Towards the far end of town, where spartan fishing communities are set out by the sea, the beach took on another more rudimentary function. It's reckoned that in India, more people own a mobile phone than have access to a proper toilet, and the fishing communities of Orissa are no different. While they understandably wished to make the most of a location naturally flushed twice a day by the ocean, it did not make for relaxed or easy walking.
Generations ago, Puri was a favourite place of the British officers and officials who made the journey from the one-time imperial capital, Kolkata. The city was easily reached by the South Eastern Railways and the lodging of choice in those days was the Bengal and Nagpur Railway Hotel, known as the BNR. Among its guests over the years were JK Galbraith, the Yugoslav leader Josip Tito and Bengali filmmaker, Satyajit Ray, who wrote the script for the film Charulata while he was there.
Despite the growth of private airlines, the pervasive influence of the railway remains to this day. The nearest airport to Puri is more than 90 minutes away by road and most visitors arrive by train. The majority of the trains apparently hiss into the station in the early morning and, unlike anywhere else in India that I have visited, most hotels have a check-out time of 8am to accommodate these early arrivals.
One evening, inspired by a somewhat whimsical piece of travel writing by Ian Jack of his experiences at the somewhat musty BNR more than 30 years ago, we set off for the hotel, intending to sip a suitably nostalgic gin and tonic on some spacious veranda, beneath a whirring fan. We got a surprise: the hotel was no longer musty but impeccably restored and now bearing a 'heritage' tag. The corridors were clean, the dining room was home to a series of interesting old photographs of the town in times gone by and the manager and his staff were welcoming and friendly. There did not, however, appear to be many guests. Neither was there a functioning bar.
Instead, we jumped into a rickshaw and rattled off in search of a restaurant we'd been recommended as a place to get excellent fresh seafood. The road was rutted and jumpy and the sky exploded with Diwali fireworks. Diwali is never quiet, even by the seaside.
Suitably enough, the Pink House was located right on the edge of the beach and the simple tables were set up close to one of the fishing communities that presumably supplied the menu. We settled for a bowl of fish curry and a huge platter of soft-shelled crabs. A waiter surreptiously poured us glasses of Kingfisher beer. For the equivalent of a few pounds we were soon very satisfied.
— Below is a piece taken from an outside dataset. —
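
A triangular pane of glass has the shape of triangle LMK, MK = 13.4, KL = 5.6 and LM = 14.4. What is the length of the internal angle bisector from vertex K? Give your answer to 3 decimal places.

t_K ≈ 5.651

By the law of cosines, cos K = (MK² + KL² − LM²) / (2·MK·KL) ≈ 0.02372, so ∠K ≈ 88.64°.
The bisector from K has length 2·MK·KL·cos(∠K/2)/(MK+KL) ≈ 5.6513.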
When it came to getting back, we considered a walk along the beach, keen to make the most of the sound of the ocean and to enjoy the breeze. But wary of both packs of stray dogs and what may lie underfoot we decided against it. Another rickshaw, this time a cycle-pulled variety operated by a thin-framed man, took us home, passing the dimmed lights of the BNR and to the incline that led to our hotel. Rather than making him work too hard we got out and walked the rest of the way. At the beach, the fireworks were still exploding.